Comme je l'ai dit, ce n'est pas un problème entre Orient et Occident, mais un problème de scolastique médiévale latine contre la compréhension antique occidentale et continuelle orientale. L'on pourrait affirmer que le changement en Occident était survenu à l'époque de Bernard de Clairvaux, qui est toujours discuté dans les livres d'histoire comme étant un moine frénétique et étroit d'esprit, qui s'opposait à la "raison humaine" et le persécuteur des bien-aimés Abelard et Héloïse. En fait, il s'opposait au changement de modèle (paradigme) de l'antique tradition patristique qui estimait impossible de voir l'homme comme vraiment homme si vu à part de Dieu, vers le concept ultérieur qui se déploiera en toute puissance à la Renaissance, qui voudra voir "l'homme" séparément de Dieu avec la spiritualité optionnellement ajoutée après coup. Pour l'antique monde Chrétien, il n'existait rien de tel que cet "homme naturel" avec une "couche de grâce sanctifiante" qu'il aurait subséquemment soit entièrement perdue (protestants), soit temporairement (catholiques-romains) lors de la Chute.

L'essentiel de tout cela, c'est que saint Grégoire a établit une "clarification" dans la dispute, qui sera utilisée pour comprendre ce qu'est la voie "Orthodoxe." Il cita et appliqua en fait les enseignements de saint Basile le Grand. Et après que ses enseignements aient été acceptés par l'Église comme faisant autorité, ils se fondirent tout simplement dans le paysage théologique. Comme la réintégration des Icônes dans la vie de l'Église après l'iconoclasme ou la théologie des Pères Cappadociens.
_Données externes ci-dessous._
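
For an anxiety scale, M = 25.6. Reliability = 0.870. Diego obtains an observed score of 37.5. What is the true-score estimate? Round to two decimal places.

35.95

T̂ = 0.870(37.5) + 0.130(25.6) = 32.6250 + 3.3280 = 35.953 → 35.95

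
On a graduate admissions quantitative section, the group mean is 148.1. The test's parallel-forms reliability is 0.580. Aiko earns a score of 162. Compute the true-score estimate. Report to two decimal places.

T̂ = 0.580(162) + 0.420(148.1) = 93.960 + 62.2020 = 156.162 → 156.16

156.16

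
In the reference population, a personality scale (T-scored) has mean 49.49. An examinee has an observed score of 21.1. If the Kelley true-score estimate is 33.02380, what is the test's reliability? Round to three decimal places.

T̂ = ρX + (1 − ρ)μ  ⇒  T̂ − μ = ρ(X − μ)
ρ = (T̂ − μ)/(X − μ) = (33.02380 − 49.49) / (21.1 − 49.49) = -16.46620 / -28.39 = 0.58000

0.580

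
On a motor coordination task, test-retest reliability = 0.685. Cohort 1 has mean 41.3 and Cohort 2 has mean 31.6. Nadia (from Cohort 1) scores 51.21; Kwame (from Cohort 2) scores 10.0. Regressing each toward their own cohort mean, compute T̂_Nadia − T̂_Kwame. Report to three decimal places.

31.284

T̂_Nadia = 0.685(51.21) + 0.315(41.3) = 48.08835
T̂_Kwame = 0.685(10.0) + 0.315(31.6) = 16.80400
Difference = 48.08835 − 16.80400 = 31.28435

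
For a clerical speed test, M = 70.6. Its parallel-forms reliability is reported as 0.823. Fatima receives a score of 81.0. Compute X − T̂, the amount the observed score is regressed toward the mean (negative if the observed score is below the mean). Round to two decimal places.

T̂ = ρX + (1 − ρ)μ
  = 0.823 × 81.0 + 0.177 × 70.6
  = 66.6630 + 12.4962
  = 79.1592
  ≈ 79.159
X − T̂ = 81.0 − 79.159 = 1.841 → 1.84

1.84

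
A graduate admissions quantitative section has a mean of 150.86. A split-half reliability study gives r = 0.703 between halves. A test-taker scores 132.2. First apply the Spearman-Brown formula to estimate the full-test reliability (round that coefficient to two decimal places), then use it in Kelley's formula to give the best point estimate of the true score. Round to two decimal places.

135.37

Spearman-Brown: ρ = 2r/(1 + r) = 2(0.703)/(1 + 0.703) = 1.4060/1.703 = 0.8256 → 0.83
T̂ = 0.83(132.2) + 0.17(150.86) = 109.726 + 25.6462 = 135.372 → 135.37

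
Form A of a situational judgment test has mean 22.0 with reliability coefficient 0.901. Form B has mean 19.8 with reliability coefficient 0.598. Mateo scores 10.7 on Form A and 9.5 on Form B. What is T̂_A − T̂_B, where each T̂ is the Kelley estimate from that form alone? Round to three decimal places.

-1.822

T̂_A = 0.901(10.7) + 0.099(22.0) = 11.81870
T̂_B = 0.598(9.5) + 0.402(19.8) = 13.64060
T̂_A − T̂_B = -1.82190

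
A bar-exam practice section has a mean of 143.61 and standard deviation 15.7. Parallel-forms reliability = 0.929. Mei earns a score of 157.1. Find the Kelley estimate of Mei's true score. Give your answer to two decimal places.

156.14

Kelley's formula gives T̂ = 0.929·157.1 + 0.071·143.61 = 145.9459 + 10.19631 = 156.142.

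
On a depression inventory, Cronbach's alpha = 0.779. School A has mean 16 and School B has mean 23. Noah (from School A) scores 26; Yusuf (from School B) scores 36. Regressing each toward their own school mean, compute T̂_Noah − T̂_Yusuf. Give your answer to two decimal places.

-9.34

T̂_Noah = 0.779(26) + 0.221(16) = 23.7900
T̂_Yusuf = 0.779(36) + 0.221(23) = 33.1270
Difference = 23.7900 − 33.1270 = -9.3370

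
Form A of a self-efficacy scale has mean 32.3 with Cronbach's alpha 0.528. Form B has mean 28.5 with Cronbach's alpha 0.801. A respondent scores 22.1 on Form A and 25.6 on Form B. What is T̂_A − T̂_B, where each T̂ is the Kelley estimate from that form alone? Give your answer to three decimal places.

0.737

T̂_A = 0.528(22.1) + 0.472(32.3) = 26.91440
T̂_B = 0.801(25.6) + 0.199(28.5) = 26.17710
T̂_A − T̂_B = 0.73730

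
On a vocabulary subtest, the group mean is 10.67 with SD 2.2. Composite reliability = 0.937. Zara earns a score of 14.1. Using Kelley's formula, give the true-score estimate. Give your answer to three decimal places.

T̂ = ρX + (1 − ρ)μ
  = 0.937 × 14.1 + 0.063 × 10.67
  = 13.2117 + 0.67221
  = 13.8839
  ≈ 13.884

13.884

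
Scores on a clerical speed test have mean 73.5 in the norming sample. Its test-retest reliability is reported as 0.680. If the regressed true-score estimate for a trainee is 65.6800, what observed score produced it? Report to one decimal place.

T̂ = ρX + (1 − ρ)μ  ⇒  X = (T̂ − (1 − ρ)μ) / ρ
X = (65.6800 − 0.320 × 73.5) / 0.680 = (65.6800 − 23.5200) / 0.680 = 42.1600 / 0.680 = 62.000

62.0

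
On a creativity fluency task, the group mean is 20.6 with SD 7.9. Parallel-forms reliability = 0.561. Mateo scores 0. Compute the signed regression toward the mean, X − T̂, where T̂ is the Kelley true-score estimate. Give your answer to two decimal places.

T̂ = ρX + (1 − ρ)μ
  = 0.561 × 0 + 0.439 × 20.6
  = 0.000 + 9.0434
  = 9.0434
  ≈ 9.043
X − T̂ = 0 − 9.043 = -9.043 → -9.04

-9.04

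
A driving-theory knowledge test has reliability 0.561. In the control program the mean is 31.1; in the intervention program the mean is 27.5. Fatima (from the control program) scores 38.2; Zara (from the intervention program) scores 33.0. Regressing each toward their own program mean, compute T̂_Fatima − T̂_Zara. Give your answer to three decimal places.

4.498

T̂_Fatima = 0.561(38.2) + 0.439(31.1) = 35.08310
T̂_Zara = 0.561(33.0) + 0.439(27.5) = 30.58550
Difference = 35.08310 − 30.58550 = 4.49760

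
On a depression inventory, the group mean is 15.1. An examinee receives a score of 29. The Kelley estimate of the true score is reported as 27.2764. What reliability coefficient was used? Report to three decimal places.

0.876

T̂ = ρX + (1 − ρ)μ  ⇒  T̂ − μ = ρ(X − μ)
ρ = (T̂ − μ)/(X − μ) = (27.2764 − 15.1) / (29 − 15.1) = 12.1764 / 13.9 = 0.87600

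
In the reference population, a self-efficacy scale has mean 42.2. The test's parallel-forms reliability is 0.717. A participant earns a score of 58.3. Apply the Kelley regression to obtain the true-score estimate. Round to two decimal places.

Regress the observed score toward the mean by the unreliability: T̂ = 0.717·58.3 + 0.283·42.2 = 41.8011 + 11.9426 = 53.744.

53.74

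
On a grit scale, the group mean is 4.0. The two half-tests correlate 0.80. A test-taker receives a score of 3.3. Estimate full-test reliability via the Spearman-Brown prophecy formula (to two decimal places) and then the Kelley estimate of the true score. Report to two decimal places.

3.38

Spearman-Brown: ρ = 2r/(1 + r) = 2(0.80)/(1 + 0.80) = 1.600/1.80 = 0.8889 → 0.89
T̂ = 0.89(3.3) + 0.11(4.0) = 2.937 + 0.440 = 3.377 → 3.38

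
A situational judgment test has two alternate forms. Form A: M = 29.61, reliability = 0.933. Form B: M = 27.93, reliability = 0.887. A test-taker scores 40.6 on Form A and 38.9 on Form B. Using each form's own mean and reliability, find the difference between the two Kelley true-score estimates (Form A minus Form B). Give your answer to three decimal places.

2.203

T̂_A = 0.933(40.6) + 0.067(29.61) = 39.86367
T̂_B = 0.887(38.9) + 0.113(27.93) = 37.66039
T̂_A − T̂_B = 2.20328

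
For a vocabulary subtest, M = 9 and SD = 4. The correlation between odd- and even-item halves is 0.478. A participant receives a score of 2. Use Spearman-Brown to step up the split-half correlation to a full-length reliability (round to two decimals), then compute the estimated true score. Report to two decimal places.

Spearman-Brown: ρ = 2r/(1 + r) = 2(0.478)/(1 + 0.478) = 0.9560/1.478 = 0.6468 → 0.65
T̂ = 0.65(2) + 0.35(9) = 1.30 + 3.15 = 4.450 → 4.45

4.45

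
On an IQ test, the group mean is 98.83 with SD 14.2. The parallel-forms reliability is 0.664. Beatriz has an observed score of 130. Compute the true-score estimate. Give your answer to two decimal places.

119.53

T̂ = 0.664(130) + 0.336(98.83) = 86.320 + 33.20688 = 119.527 → 119.53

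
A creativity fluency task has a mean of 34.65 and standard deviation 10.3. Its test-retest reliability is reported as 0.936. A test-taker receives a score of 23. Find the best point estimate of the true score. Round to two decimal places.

23.75

T̂ = 0.936(23) + 0.064(34.65) = 21.528 + 2.21760 = 23.746 → 23.75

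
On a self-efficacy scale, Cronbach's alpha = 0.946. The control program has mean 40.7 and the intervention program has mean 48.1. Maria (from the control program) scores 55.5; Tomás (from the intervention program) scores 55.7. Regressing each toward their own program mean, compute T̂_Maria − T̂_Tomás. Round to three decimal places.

-0.589

T̂_Maria = 0.946(55.5) + 0.054(40.7) = 54.70080
T̂_Tomás = 0.946(55.7) + 0.054(48.1) = 55.28960
Difference = 54.70080 − 55.28960 = -0.58880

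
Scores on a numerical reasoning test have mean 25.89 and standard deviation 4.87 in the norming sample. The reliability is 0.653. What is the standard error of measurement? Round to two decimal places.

SEM = SD · √(1 − ρ) = 4.87 × √0.347 = 4.87 × 0.5891 = 2.869

2.87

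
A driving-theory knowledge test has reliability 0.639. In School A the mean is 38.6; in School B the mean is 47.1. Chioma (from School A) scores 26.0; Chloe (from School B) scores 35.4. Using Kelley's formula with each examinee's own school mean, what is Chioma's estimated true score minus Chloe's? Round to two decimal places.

-9.08

T̂_Chioma = 0.639(26.0) + 0.361(38.6) = 30.5486
T̂_Chloe = 0.639(35.4) + 0.361(47.1) = 39.6237
Difference = 30.5486 − 39.6237 = -9.0751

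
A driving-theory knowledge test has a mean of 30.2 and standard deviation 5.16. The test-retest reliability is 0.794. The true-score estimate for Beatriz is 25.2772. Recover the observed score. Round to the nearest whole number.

24

T̂ = ρX + (1 − ρ)μ  ⇒  X = (T̂ − (1 − ρ)μ) / ρ
X = (25.2772 − 0.206 × 30.2) / 0.794 = (25.2772 − 6.2212) / 0.794 = 19.0560 / 0.794 = 24.00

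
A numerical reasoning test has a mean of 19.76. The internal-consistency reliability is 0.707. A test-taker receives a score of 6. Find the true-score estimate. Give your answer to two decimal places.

T̂ = 0.707(6) + 0.293(19.76) = 4.242 + 5.78968 = 10.032 → 10.03

10.03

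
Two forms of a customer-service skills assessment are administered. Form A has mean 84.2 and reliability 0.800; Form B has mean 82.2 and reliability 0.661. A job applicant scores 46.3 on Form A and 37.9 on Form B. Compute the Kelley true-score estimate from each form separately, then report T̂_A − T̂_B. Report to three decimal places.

T̂_A = 0.800(46.3) + 0.200(84.2) = 53.88000
T̂_B = 0.661(37.9) + 0.339(82.2) = 52.91770
T̂_A − T̂_B = 0.96230

0.962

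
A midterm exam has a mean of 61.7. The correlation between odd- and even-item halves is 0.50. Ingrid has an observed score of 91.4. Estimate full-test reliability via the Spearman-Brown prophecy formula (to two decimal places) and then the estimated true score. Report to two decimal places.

Spearman-Brown: ρ = 2r/(1 + r) = 2(0.50)/(1 + 0.50) = 1.000/1.50 = 0.6667 → 0.67
T̂ = ρX + (1 − ρ)μ
  = 0.67 × 91.4 + 0.33 × 61.7
  = 61.238 + 20.361
  = 81.599
  ≈ 81.60

81.60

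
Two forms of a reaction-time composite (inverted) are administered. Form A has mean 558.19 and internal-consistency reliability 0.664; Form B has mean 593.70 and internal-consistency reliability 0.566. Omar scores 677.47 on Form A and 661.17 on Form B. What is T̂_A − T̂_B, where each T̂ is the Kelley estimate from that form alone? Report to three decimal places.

T̂_A = 0.664(677.47) + 0.336(558.19) = 637.39192
T̂_B = 0.566(661.17) + 0.434(593.70) = 631.88802
T̂_A − T̂_B = 5.50390

5.504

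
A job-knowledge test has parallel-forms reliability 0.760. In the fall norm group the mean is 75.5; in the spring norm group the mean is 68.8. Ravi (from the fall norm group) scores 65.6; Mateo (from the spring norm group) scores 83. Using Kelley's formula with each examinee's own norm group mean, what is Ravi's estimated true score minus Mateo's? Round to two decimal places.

T̂_Ravi = 0.760(65.6) + 0.240(75.5) = 67.9760
T̂_Mateo = 0.760(83) + 0.240(68.8) = 79.5920
Difference = 67.9760 − 79.5920 = -11.6160

-11.62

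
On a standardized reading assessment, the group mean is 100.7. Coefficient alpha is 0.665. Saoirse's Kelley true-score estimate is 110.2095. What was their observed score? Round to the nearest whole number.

T̂ = ρX + (1 − ρ)μ  ⇒  X = (T̂ − (1 − ρ)μ) / ρ
X = (110.2095 − 0.335 × 100.7) / 0.665 = (110.2095 − 33.7345) / 0.665 = 76.4750 / 0.665 = 115.00

115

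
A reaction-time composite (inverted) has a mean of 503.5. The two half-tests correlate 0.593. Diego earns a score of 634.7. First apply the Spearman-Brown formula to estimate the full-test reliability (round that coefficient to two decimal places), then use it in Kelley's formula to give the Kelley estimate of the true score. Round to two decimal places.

Spearman-Brown: ρ = 2r/(1 + r) = 2(0.593)/(1 + 0.593) = 1.1860/1.593 = 0.7445 → 0.74
T̂ = ρX + (1 − ρ)μ
  = 0.74 × 634.7 + 0.26 × 503.5
  = 469.678 + 130.910
  = 600.588
  ≈ 600.59

600.59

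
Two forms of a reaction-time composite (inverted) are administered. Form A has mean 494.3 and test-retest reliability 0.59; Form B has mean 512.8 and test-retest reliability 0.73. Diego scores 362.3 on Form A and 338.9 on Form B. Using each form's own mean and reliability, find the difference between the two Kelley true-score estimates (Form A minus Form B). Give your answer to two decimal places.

T̂_A = 0.59(362.3) + 0.41(494.3) = 416.4200
T̂_B = 0.73(338.9) + 0.27(512.8) = 385.8530
T̂_A − T̂_B = 30.5670

30.57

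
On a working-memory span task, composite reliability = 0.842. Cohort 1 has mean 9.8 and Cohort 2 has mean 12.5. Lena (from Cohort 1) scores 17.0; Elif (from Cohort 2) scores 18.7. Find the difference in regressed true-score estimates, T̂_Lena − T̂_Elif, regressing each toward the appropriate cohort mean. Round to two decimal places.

T̂_Lena = 0.842(17.0) + 0.158(9.8) = 15.8624
T̂_Elif = 0.842(18.7) + 0.158(12.5) = 17.7204
Difference = 15.8624 − 17.7204 = -1.8580

-1.86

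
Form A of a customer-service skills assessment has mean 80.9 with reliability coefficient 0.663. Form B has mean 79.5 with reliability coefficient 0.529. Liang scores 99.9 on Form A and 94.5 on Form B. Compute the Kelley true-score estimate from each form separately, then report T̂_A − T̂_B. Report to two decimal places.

6.06

T̂_A = 0.663(99.9) + 0.337(80.9) = 93.4970
T̂_B = 0.529(94.5) + 0.471(79.5) = 87.4350
T̂_A − T̂_B = 6.0620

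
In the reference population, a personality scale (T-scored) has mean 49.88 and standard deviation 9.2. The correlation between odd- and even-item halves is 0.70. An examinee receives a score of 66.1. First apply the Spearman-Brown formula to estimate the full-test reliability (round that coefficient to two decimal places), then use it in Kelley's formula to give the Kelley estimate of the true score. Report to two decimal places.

Spearman-Brown: ρ = 2r/(1 + r) = 2(0.70)/(1 + 0.70) = 1.400/1.70 = 0.8235 → 0.82
T̂ = ρX + (1 − ρ)μ
  = 0.82 × 66.1 + 0.18 × 49.88
  = 54.202 + 8.9784
  = 63.180
  ≈ 63.18

63.18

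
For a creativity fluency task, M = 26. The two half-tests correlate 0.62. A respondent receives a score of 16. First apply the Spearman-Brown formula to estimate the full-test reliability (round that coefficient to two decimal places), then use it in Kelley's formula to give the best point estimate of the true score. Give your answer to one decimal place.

Spearman-Brown: ρ = 2r/(1 + r) = 2(0.62)/(1 + 0.62) = 1.240/1.62 = 0.7654 → 0.77
T̂ = ρX + (1 − ρ)μ
  = 0.77 × 16 + 0.23 × 26
  = 12.32 + 5.98
  = 18.30
  ≈ 18.3

18.3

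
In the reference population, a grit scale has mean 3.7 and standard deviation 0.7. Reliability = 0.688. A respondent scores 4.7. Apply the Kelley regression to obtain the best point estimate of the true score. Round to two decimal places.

4.39

T̂ = ρX + (1 − ρ)μ
  = 0.688 × 4.7 + 0.312 × 3.7
  = 3.2336 + 1.1544
  = 4.388
  ≈ 4.39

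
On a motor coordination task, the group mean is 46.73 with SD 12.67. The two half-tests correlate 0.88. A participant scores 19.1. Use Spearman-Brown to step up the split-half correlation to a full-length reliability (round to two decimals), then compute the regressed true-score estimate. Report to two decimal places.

20.76

Spearman-Brown: ρ = 2r/(1 + r) = 2(0.88)/(1 + 0.88) = 1.760/1.88 = 0.9362 → 0.94
T̂ = ρX + (1 − ρ)μ
  = 0.94 × 19.1 + 0.06 × 46.73
  = 17.954 + 2.8038
  = 20.758
  ≈ 20.76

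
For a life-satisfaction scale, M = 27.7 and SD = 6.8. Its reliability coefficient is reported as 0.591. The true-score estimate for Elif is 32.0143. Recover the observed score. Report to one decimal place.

35.0

T̂ = ρX + (1 − ρ)μ  ⇒  X = (T̂ − (1 − ρ)μ) / ρ
X = (32.0143 − 0.409 × 27.7) / 0.591 = (32.0143 − 11.3293) / 0.591 = 20.6850 / 0.591 = 35.000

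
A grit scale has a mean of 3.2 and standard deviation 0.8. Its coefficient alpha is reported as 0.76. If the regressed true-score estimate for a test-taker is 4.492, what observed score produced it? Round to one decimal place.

T̂ = ρX + (1 − ρ)μ  ⇒  X = (T̂ − (1 − ρ)μ) / ρ
X = (4.492 − 0.24 × 3.2) / 0.76 = (4.492 − 0.768) / 0.76 = 3.724 / 0.76 = 4.900

4.9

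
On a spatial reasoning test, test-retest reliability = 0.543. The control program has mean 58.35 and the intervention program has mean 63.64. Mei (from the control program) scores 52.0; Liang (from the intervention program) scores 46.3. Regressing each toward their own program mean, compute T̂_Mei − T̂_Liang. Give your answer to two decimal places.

0.68

T̂_Mei = 0.543(52.0) + 0.457(58.35) = 54.9019
T̂_Liang = 0.543(46.3) + 0.457(63.64) = 54.2244
Difference = 54.9019 − 54.2244 = 0.6776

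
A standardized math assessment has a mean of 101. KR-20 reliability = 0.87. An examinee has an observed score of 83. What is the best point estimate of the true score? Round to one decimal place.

Weight the observed score by reliability and the mean by (1 − reliability): T̂ = 0.87·83 + 0.13·101 = 72.21 + 13.13 = 85.34.

85.3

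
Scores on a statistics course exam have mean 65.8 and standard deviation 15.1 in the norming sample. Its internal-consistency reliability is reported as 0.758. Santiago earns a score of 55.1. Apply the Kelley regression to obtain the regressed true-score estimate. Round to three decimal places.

57.689

Regress the observed score toward the mean by the unreliability: T̂ = 0.758·55.1 + 0.242·65.8 = 41.7658 + 15.9236 = 57.6894.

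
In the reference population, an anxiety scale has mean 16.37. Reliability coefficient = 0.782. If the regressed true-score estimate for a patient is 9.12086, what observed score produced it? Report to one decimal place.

T̂ = ρX + (1 − ρ)μ  ⇒  X = (T̂ − (1 − ρ)μ) / ρ
X = (9.12086 − 0.218 × 16.37) / 0.782 = (9.12086 − 3.56866) / 0.782 = 5.55220 / 0.782 = 7.100

7.1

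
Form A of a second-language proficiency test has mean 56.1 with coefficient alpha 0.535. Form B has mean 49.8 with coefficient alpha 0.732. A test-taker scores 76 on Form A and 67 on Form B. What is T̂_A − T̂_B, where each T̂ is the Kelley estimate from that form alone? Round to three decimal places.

4.356

T̂_A = 0.535(76) + 0.465(56.1) = 66.74650
T̂_B = 0.732(67) + 0.268(49.8) = 62.39040
T̂_A − T̂_B = 4.35610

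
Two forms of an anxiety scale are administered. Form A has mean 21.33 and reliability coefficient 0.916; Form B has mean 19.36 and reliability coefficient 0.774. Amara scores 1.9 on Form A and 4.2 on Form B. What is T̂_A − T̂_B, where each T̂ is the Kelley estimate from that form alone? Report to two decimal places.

-4.09

T̂_A = 0.916(1.9) + 0.084(21.33) = 3.5321
T̂_B = 0.774(4.2) + 0.226(19.36) = 7.6262
T̂_A − T̂_B = -4.0940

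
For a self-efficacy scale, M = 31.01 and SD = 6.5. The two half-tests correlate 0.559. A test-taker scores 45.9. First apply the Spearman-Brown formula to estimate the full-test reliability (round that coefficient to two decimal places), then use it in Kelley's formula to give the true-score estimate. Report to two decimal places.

41.73

Spearman-Brown: ρ = 2r/(1 + r) = 2(0.559)/(1 + 0.559) = 1.1180/1.559 = 0.7171 → 0.72
Weight the observed score by reliability and the mean by (1 − reliability): T̂ = 0.72·45.9 + 0.28·31.01 = 33.048 + 8.6828 = 41.731.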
Contrairement à la théologie catholique-romaine (et son droit canon), la théologie Orthodoxe n'est pas prophylactique, c-à-d qu'elle n'établit pas des définitions tentant d'anticiper de futurs problèmes, et puis suit ces définitions. C'est plutôt comme un "centre d'intervention pour catastrophes," une fois qu'une discussion dégénère en controverse ayant un impact négatif sur les fidèles. La controverse, permise par Dieu, devient un moyen de clarification lorsqu'une erreur (ou peut-être qu'une meilleure description pourrait être un "malentendu") ou confusion surgit à propos de ce qu'est la Foi. C'est basé sur les faits, les clarifications dogmatiques le sont sur ce qui pose quelque problème. Ce n'est pas une définition "nette." Intentionnellement, cela n'intervient que sur là où il y a des problèmes perturbants. Ce que les catholiques-romains appellent "magesterium" (magistère) n'arrive que dans les controverses. En fait, le "code" de droit canon, même occidental, n'a été réalisé sous sa forme présente qu'au début du 20ème siècle. Jusqu'alors, il était comme c'est le cas pour nous, non pas un livre de règles, mais une collection d'éclaircissements sur la Foi et de précédents, principalement afin de guider les évêques à discerner comment diriger l'Église. Les enseignements de saint Grégoire tels qu'approuvés par le Concile de Constantinople sont entrés dans cette vaste collection de décrets, règles et lois (Canons).

Je me souviens d'un ami qui était prêtre catholique-romain et qui cherchait (en vain) quelque chose ressemblant à "l'instruction sur la sainte liturgie" qui préface le missel romain. Il n'y en a pas. Chaque prêtre apprend d'un autre "comment accomplir" la Liturgie. Les paroles sont les mêmes, mais le vaste corpus d'action liturgique n'a pas de véritable manuel de "savoir faire." Et cependant, chacun d'entre nous, "Grecs," "Russes,", etc, tenons le linge de communion, nous tournons dans la même direction, encensons, etc, virtuellement de la même manière. Cela laissa mon ami pantois. Et il est extraordinaire que le rituel de tout ce monde de l'Église que nous tenons tous pour acquis nous est transmis de la sorte. Cela explique certaines des différences d'un endroit à l'autre, qui semble être source de confusion (voire de scandale) pour les nouveaux convertis. Mais cela montre aussi à quel point c'est bien vivant.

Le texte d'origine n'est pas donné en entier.